Yesterday’s post was about the three (3!) ways HouseMon manages data. Today I’ll describe the initial archive design in HouseMon. Just to reiterate its main properties:
- archives are redundant – they can be reconstructed from scratch, using the log files
- data in archives is aggregated, with one data point per hour, and optimised for access
- each hourly aggregation contains: a count, a sum, a minimum, and a maximum value
The first property implies that the design of this stuff is absolutely non-critical: if a better design comes up later, we can easily migrate HouseMon to it: just implement the new code, and replay all the log files to decode and store all readings in the new format.
The second decision was a bit harder to make, but I’ve chosen to save only hourly values for all data older than 48 hours. That means today and yesterday remain accessible from Redis with every single detail still intact, and for things like weekly, monthly, and yearly graphs it always resolves to hourly values. The simplification over progressive RRD-like aggregation, is that there really are only two types of data, and that the archived data access is instant, based on time range: simple file seeking.
Which brings me to the data format: I’m going to use Plain Old Binary Data Files for all archive data. No database, nothing – although a filesystem is just as much a database as anything, really (as “git” also illustrates).
Note that this doesn’t preclude also storing the data in a “real” database, but as far as HouseMon is concerned, that’s an optional export choice (once the code for it exists).
Here’s a sample “data structure” of the archive on disk:
archive/ index.json p123/ p123-1.dat p123-2.dat p124/ p124-1.dat
The “index.json” file is a map from parameter names to a unique ID (id’s 1 and 2 are used in this example). The “p123″ directory has the data for time slot 123. This is in mult1ples of of 1024 hours, as each data files holds 1024 hourly slots. So “p123″ would be unix time 123 x 1024 x 3600 = 453427200 (or “Tue May 15 00:00:00 UTC 1984″, if you want to know).
Each file has 1024 hourly data points and each data point uses 16 bytes, so each data file is 16,384 bytes long. The reason they have been split up is to make varying dataset collections easy to manage, and to allow optional compression. Conceptually, the archive is simply one array per parameter, indexed by the absolute hour since Jan 1st, 1970 at midnight UTC.
The 16 bytes of each data point contain the following information in little-endian order:
- a 4-byte header
- the 32-bit sum of all measurement values in this hour
- the 32-bit minimum value of all measurements in this hour
- the 32-bit maximum value of all measurements in this hour
The header contains a 12-bit count of all measurement values (i.e. 0..4095). The other 20 bits are reserved for future use (such a few extra bits for the sum, if we ever need ‘em).
The average value for an hour is of course easy to calculate from this: the sum divided by the count.
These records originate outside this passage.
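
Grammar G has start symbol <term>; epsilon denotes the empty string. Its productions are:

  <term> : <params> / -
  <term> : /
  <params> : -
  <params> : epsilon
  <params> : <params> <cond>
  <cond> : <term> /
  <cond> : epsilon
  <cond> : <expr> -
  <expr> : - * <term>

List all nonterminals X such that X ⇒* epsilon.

Directly nullable (have an epsilon-production): <params>, <cond>.
No other nonterminal has a production whose RHS symbols are all nullable.

{ <cond>, <params> }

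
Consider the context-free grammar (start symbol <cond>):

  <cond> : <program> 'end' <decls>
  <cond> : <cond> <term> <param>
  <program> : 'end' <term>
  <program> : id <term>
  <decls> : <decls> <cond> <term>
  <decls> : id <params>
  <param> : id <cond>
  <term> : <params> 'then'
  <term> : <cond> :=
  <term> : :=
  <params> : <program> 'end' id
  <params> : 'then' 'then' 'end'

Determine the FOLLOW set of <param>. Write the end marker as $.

{ $, 'end', 'then', :=, id }

In <cond> : <cond> <term> <param>: <param> is at the end, add FOLLOW(<cond>) = { $, 'end', 'then', :=, id }.
Union: FOLLOW(<param>) = { $, 'end', 'then', :=, id }.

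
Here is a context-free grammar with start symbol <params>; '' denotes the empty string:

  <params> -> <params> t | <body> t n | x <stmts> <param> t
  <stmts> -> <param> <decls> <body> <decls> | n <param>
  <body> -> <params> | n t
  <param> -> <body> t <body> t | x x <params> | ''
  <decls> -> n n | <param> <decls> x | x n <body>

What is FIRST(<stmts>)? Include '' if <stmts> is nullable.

{ n, x }

From <stmts> -> <param> <decls> <body> <decls>: <param> nullable, take FIRST(<param>) ∪ FIRST(<decls>) = { n, x }.
<stmts> -> n <param> contributes {n}.
Union: FIRST(<stmts>) = { n, x }.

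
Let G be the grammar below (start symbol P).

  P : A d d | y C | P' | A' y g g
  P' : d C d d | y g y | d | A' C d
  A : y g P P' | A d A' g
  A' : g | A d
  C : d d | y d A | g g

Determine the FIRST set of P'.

{ d, g, y }

P' : d C d d contributes {d}.
P' : y g y contributes {y}.
P' : d contributes {d}.
From P' : A' C d: add FIRST(A') = { g, y }.
Union: FIRST(P') = { d, g, y }.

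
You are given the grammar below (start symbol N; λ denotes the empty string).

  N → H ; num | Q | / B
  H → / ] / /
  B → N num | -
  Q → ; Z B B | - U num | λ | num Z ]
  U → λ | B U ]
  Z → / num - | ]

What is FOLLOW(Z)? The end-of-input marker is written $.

In Q → ; Z B B: add FIRST(B B) = { -, /, ;, num }.
In Q → num Z ]: add FIRST(]) = { ] }.
Union: FOLLOW(Z) = { -, /, ;, ], num }.

{ -, /, ;, ], num }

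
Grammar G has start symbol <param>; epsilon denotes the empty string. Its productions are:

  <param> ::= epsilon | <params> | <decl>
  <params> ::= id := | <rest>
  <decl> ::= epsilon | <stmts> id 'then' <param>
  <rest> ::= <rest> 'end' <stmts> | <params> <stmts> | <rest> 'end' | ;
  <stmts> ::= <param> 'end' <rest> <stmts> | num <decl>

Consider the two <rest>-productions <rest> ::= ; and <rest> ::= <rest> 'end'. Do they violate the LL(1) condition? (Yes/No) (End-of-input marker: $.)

Yes

FIRST(;) = { ; } and FIRST(<rest> 'end') = { ;, id }.
Both contain ;, so the two alternatives are not disjoint — LL(1) conflict.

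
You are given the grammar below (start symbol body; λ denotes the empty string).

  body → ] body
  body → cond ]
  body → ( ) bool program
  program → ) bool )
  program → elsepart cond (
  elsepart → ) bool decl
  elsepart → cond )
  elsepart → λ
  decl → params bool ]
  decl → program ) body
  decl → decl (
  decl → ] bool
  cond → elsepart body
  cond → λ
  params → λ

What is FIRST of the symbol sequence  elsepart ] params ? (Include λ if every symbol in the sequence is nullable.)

{ (, ), ] }

Add FIRST(elsepart)\{λ} = { (, ), ] }; elsepart is nullable, continue.
] is a terminal; add {]} and stop.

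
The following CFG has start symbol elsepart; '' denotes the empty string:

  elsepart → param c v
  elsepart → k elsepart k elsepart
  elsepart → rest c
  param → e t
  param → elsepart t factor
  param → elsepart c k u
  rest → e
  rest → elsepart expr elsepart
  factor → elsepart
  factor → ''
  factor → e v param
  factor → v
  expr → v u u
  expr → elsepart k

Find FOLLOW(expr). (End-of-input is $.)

{ e, k }

In rest → elsepart expr elsepart: add FIRST(elsepart) = { e, k }.
Union: FOLLOW(expr) = { e, k }.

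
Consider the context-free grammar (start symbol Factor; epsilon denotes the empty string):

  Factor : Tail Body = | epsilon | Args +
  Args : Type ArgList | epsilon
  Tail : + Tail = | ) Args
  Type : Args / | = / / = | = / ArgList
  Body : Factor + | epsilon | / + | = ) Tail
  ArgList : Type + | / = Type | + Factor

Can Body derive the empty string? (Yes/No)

Body has an epsilon-production, so Body ⇒ epsilon.

Yes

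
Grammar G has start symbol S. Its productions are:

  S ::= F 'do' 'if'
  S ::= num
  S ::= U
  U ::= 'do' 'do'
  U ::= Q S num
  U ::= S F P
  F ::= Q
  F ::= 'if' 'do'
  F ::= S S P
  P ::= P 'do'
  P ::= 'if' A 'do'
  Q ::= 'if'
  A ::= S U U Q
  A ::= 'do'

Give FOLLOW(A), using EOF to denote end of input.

{ 'do' }

In P ::= 'if' A 'do': add FIRST('do') = { 'do' }.
Union: FOLLOW(A) = { 'do' }.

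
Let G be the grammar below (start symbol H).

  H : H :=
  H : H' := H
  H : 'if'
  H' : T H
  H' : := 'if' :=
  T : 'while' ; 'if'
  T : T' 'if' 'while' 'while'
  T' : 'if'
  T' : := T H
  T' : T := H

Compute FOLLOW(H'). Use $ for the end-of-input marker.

{ := }

In H : H' := H: add FIRST(:= H) = { := }.
Union: FOLLOW(H') = { := }.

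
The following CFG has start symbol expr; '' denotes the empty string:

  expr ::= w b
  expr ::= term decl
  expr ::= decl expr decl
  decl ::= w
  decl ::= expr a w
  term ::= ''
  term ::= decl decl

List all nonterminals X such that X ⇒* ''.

Directly nullable (have an ''-production): term.
No other nonterminal has a production whose RHS symbols are all nullable.

{ term }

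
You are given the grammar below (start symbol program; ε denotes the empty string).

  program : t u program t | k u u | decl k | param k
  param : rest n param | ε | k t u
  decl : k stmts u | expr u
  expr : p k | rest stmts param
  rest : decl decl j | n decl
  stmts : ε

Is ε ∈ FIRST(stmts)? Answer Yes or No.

stmts has an ε-production, so stmts ⇒ ε.

Yes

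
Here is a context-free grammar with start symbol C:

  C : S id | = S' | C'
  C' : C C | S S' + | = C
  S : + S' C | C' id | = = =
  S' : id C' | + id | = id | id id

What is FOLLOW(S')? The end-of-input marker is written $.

{ $, +, =, id }

In C : = S': S' is at the end, add FOLLOW(C) = { $, +, =, id }.
In C' : S S' +: add FIRST(+) = { + }.
In S : + S' C: add FIRST(C) = { +, = }.
Union: FOLLOW(S') = { $, +, =, id }.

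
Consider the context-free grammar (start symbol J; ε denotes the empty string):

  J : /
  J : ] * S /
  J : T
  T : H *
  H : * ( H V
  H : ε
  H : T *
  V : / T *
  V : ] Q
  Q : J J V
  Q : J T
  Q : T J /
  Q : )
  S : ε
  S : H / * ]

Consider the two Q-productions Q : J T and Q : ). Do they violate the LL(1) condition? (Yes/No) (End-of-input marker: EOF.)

No

FIRST(J T) = { *, /, ] } and FIRST()) = { ) }.
The FIRST sets are disjoint and neither alternative is nullable — no conflict.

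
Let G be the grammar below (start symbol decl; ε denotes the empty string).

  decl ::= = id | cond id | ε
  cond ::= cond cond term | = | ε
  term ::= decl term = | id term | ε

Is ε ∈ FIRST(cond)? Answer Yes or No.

Yes

cond has an ε-production, so cond ⇒ ε.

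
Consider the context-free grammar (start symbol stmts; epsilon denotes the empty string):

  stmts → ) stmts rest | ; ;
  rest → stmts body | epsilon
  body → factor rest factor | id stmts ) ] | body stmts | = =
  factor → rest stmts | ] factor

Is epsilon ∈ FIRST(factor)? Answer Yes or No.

Nullable nonterminals: rest.
No production of factor has an RHS whose symbols are all nullable, so factor is not nullable.

No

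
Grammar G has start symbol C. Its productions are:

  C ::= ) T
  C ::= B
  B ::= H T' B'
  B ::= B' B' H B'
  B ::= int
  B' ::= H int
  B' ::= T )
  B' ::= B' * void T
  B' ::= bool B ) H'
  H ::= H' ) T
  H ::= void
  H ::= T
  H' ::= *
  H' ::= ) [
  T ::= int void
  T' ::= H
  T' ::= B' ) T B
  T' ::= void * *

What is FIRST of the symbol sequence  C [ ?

Add FIRST(C) = { ), *, bool, int, void }; C is not nullable, stop.

{ ), *, bool, int, void }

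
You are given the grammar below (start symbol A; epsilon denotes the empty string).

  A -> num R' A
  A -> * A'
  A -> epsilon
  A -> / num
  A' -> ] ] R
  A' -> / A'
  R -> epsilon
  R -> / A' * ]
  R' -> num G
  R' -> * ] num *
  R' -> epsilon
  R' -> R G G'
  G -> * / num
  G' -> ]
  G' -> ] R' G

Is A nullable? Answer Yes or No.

A has an epsilon-production, so A ⇒ epsilon.

Yes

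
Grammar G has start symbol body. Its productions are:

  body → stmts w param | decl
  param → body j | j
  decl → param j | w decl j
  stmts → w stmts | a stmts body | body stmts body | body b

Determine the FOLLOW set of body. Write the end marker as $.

{ $, a, b, j, w }

body is the start symbol, so $ ∈ FOLLOW(body).
In param → body j: add FIRST(j) = { j }.
In stmts → a stmts body: body is at the end, add FOLLOW(stmts) = { a, j, w }.
In stmts → body stmts body: add FIRST(stmts body) = { a, j, w }.
In stmts → body stmts body: body is at the end, add FOLLOW(stmts) = { a, j, w }.
In stmts → body b: add FIRST(b) = { b }.
Union: FOLLOW(body) = { $, a, b, j, w }.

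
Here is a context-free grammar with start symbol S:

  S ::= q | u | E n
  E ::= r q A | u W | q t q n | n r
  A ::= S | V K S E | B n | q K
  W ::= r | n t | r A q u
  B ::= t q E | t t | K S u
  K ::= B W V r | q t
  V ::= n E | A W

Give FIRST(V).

V ::= n E contributes {n}.
From V ::= A W: add FIRST(A) = { n, q, r, t, u }.
Union: FIRST(V) = { n, q, r, t, u }.

{ n, q, r, t, u }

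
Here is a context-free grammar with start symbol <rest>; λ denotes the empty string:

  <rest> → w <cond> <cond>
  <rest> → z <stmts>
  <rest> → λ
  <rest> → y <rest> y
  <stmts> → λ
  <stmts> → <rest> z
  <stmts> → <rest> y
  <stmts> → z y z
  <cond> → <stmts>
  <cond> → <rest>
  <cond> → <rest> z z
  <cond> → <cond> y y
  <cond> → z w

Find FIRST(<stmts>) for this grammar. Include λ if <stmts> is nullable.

<stmts> → λ contributes λ.
From <stmts> → <rest> z: <rest> nullable, take FIRST(<rest>) ∪ {z} = { w, y, z }.
From <stmts> → <rest> y: <rest> nullable, take FIRST(<rest>) ∪ {y} = { w, y, z }.
<stmts> → z y z contributes {z}.
Union: FIRST(<stmts>) = { w, y, z, λ }.

{ w, y, z, λ }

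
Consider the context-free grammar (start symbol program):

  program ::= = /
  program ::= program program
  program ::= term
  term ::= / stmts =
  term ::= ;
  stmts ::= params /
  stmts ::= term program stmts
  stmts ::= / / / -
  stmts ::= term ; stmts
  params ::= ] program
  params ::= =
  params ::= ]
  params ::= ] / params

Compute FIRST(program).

program ::= = / contributes {=}.
From program ::= program program: add FIRST(program) = { /, ;, = }.
From program ::= term: add FIRST(term) = { /, ; }.
Union: FIRST(program) = { /, ;, = }.

{ /, ;, = }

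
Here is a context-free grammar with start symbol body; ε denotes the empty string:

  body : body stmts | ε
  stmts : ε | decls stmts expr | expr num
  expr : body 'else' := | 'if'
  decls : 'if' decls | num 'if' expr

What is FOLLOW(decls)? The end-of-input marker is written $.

In stmts : decls stmts expr: add FIRST(stmts expr) = { 'else', 'if', num }.
In decls : 'if' decls: decls is at the end, add FOLLOW(decls) = { 'else', 'if', num }.
Union: FOLLOW(decls) = { 'else', 'if', num }.

{ 'else', 'if', num }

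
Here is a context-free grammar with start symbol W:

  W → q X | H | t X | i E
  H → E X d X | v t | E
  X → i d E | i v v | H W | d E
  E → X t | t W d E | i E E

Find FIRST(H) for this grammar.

{ d, i, t, v }

From H → E X d X: add FIRST(E) = { d, i, t, v }.
H → v t contributes {v}.
From H → E: add FIRST(E) = { d, i, t, v }.
Union: FIRST(H) = { d, i, t, v }.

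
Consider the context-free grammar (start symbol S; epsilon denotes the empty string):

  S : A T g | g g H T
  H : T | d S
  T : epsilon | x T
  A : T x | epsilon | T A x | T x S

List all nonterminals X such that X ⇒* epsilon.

Directly nullable (have an epsilon-production): T, A.
H : T with every symbol nullable, so H is nullable.
No other nonterminal has a production whose RHS symbols are all nullable.

{ A, H, T }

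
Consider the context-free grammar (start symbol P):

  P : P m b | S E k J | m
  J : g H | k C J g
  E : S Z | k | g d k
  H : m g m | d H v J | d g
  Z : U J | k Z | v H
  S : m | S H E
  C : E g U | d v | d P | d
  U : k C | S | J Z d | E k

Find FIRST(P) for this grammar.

{ m }

From P : P m b: add FIRST(P) = { m }.
From P : S E k J: add FIRST(S) = { m }.
P : m contributes {m}.
Union: FIRST(P) = { m }.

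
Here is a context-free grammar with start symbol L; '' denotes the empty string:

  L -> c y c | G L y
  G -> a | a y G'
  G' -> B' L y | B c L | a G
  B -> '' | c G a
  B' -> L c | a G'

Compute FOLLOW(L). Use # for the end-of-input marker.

{ #, a, c, y }

L is the start symbol, so # ∈ FOLLOW(L).
In L -> G L y: add FIRST(y) = { y }.
In G' -> B' L y: add FIRST(y) = { y }.
In G' -> B c L: L is at the end, add FOLLOW(G') = { a, c }.
In B' -> L c: add FIRST(c) = { c }.
Union: FOLLOW(L) = { #, a, c, y }.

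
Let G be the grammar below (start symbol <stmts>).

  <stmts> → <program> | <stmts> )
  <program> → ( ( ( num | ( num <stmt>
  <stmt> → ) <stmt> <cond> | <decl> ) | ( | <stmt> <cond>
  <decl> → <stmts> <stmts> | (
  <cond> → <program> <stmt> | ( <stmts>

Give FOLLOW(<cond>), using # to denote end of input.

{ #, (, ) }

In <stmt> → ) <stmt> <cond>: <cond> is at the end, add FOLLOW(<stmt>) = { #, (, ) }.
In <stmt> → <stmt> <cond>: <cond> is at the end, add FOLLOW(<stmt>) = { #, (, ) }.
Union: FOLLOW(<cond>) = { #, (, ) }.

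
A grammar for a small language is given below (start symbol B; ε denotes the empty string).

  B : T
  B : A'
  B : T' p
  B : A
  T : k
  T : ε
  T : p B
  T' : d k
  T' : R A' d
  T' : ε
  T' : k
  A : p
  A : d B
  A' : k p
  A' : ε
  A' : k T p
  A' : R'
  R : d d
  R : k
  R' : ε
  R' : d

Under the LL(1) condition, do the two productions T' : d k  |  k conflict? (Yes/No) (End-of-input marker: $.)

No

FIRST(d k) = { d } and FIRST(k) = { k }.
The FIRST sets are disjoint and neither alternative is nullable — no conflict.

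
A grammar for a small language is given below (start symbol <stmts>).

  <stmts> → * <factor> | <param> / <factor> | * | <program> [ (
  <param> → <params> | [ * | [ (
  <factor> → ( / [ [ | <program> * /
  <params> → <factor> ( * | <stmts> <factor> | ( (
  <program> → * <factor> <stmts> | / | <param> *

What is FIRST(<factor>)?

{ (, *, /, [ }

<factor> → ( / [ [ contributes {(}.
From <factor> → <program> * /: add FIRST(<program>) = { (, *, /, [ }.
Union: FIRST(<factor>) = { (, *, /, [ }.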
Slots with a zero count represent missing values.
Not only are these files trivial to create, read, modify, and write – it’d also be very easy to implement code which does this in any programming language. Simplicity is good!
Note that there are several trade-offs in this design. There can be no more than 4095 measurements per hour, i.e. one per second, for example. And measurements have to be 32-bit signed ints. But I expect that these choices will work out just fine, and as mentioned before: if the format isn’t good enough, we can quickly switch to a better one. I’d rather start out really simple (and fast), than to come up with a sophisticated setup which adds too little value and too much complexity.
As far as access goes, you can see that no searching at all is involved to access any time range for any parameter. Just open a few files, send the extracted data points to the browser (or maybe even entire files), and process the data there. If this becomes I/O bound, then per-file compression could be introduced – readings which are only a small integer or which hardly ever change will compress really well.
Time will tell. Premature optimisation is one of those pitfalls I’d rather avoid for now!